How Beneficial is preschool for your toddler? Jane M. Rentas Barry University Author Note This paper was prepared for English 202 taught by Dr. Louise Rogers How beneficial is preschool for your toddler? Preschool is an early childhood program in which children combine learning with playing in a program run by professionally trained adults. Children are most commonly enrolled in preschool between the ages of two through five years old..
Preschools are different from your traditional daycare in that their emphasis is learning and development rather than enabling parents to work or pursue other activities. In addition to being called preschool, these programs are known by other names, including child care, day care, and nursery school. They vary widely in their setting, format, and educational requirements. Preschools may meet all-day or half-day, either every day or just a few days per week. They could be sponsored by a church, operate as an independent non-profit, or run for profit.
They may be part of the public school system or part of the Federal Head Start program. Before 1960, the education of young children was the responsibility of families within the home. As of 2004, most young children in the United States spend some of their days apart from their parents. Most children attended some sort program like Headstart, Daycare or VPK prior to kindergarten. The enrollment rate for four-year-olds in 2001 was almost the same as the enrollment rate for five-year-olds in 1970. There are several factors that influence this dramatic change.
According to the National Institute for Early Education Research, the types of teaching activities and classroom emphases that contribute to a high-quality early education for children include the opportunities to learn persistence when working at tasks, direction following, and good listening skills, focus on language and literacy skills, as well as interactive book reading, emphasis on teaching children problem-solving skills and opportunities for preschoolers to engage in music and art. The greatest academic and social progress seen in preschools is in children from deprived backgrounds.
Most children in preschool are not disadvantaged, and some researchers believe the same gains of attending preschool can be done at home by providing them educational toys, games, movies and books for the child. In some preschools, the ability of groups might mean that children will not receive the one on one attention they require. This is a major risk if the preschool does not follow the National Association for the Education of Young Children’s recommended teacher-to-child ratio of no more than ten preschoolers per staff member.
One-on-one instruction is an advantage parents will not likely find in any preschool. There are other opportunities for playing with other children that exist in churches, clubs, and other sports, where the child can learn social skills. Some believe that what children need most is lots of playing and free time and close interaction with their parents something that may be affected if the child is away from home for long periods of time. Another disadvantage is that some children experience acute separation anxiety, which indicates that they are not yet ready to make the transition to the environment of preschool.
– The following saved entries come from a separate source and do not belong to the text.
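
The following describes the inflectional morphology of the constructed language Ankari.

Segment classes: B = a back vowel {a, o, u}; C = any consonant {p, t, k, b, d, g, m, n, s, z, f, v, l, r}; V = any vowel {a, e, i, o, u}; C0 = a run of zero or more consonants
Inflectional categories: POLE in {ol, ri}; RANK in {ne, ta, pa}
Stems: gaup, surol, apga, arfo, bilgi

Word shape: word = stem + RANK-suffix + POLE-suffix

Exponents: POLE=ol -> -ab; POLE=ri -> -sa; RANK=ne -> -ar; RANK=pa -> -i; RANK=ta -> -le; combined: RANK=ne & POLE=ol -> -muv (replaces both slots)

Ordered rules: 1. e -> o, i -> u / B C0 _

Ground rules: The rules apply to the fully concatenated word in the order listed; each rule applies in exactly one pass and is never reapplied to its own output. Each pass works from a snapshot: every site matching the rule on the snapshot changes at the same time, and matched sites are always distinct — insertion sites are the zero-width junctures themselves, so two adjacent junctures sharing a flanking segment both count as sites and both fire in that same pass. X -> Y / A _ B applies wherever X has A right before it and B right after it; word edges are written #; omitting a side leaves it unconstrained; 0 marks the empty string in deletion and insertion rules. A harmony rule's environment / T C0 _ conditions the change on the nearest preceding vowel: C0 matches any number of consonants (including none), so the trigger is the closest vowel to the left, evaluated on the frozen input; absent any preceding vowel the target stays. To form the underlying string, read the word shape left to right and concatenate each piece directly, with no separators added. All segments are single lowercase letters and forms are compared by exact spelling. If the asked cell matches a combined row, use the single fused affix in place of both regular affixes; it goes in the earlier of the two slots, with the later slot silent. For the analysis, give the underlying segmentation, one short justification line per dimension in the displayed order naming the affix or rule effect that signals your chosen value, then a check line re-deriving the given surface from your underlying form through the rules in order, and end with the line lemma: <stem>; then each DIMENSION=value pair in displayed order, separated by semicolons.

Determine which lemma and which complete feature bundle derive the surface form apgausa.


underlying: apga-i-sa
POLE=ri - signalled by the affix -sa
RANK=pa - signalled by the affix -i
check: apgaisa -> apgausa
lemma: apga; POLE=ri; RANK=pa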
Many programs also expect the child to be toilet-trained , which is a milestone that not all children have at the preschool age. Parents considering sending their child to preschool should investigate several different ones and consider many factors before choosing one. Parents should also realize that in spite of the potential advantages that preschool may have, preschool may not be for every child. Parents can also find and research alternative ways of introducing their child to early academic skills and social activities.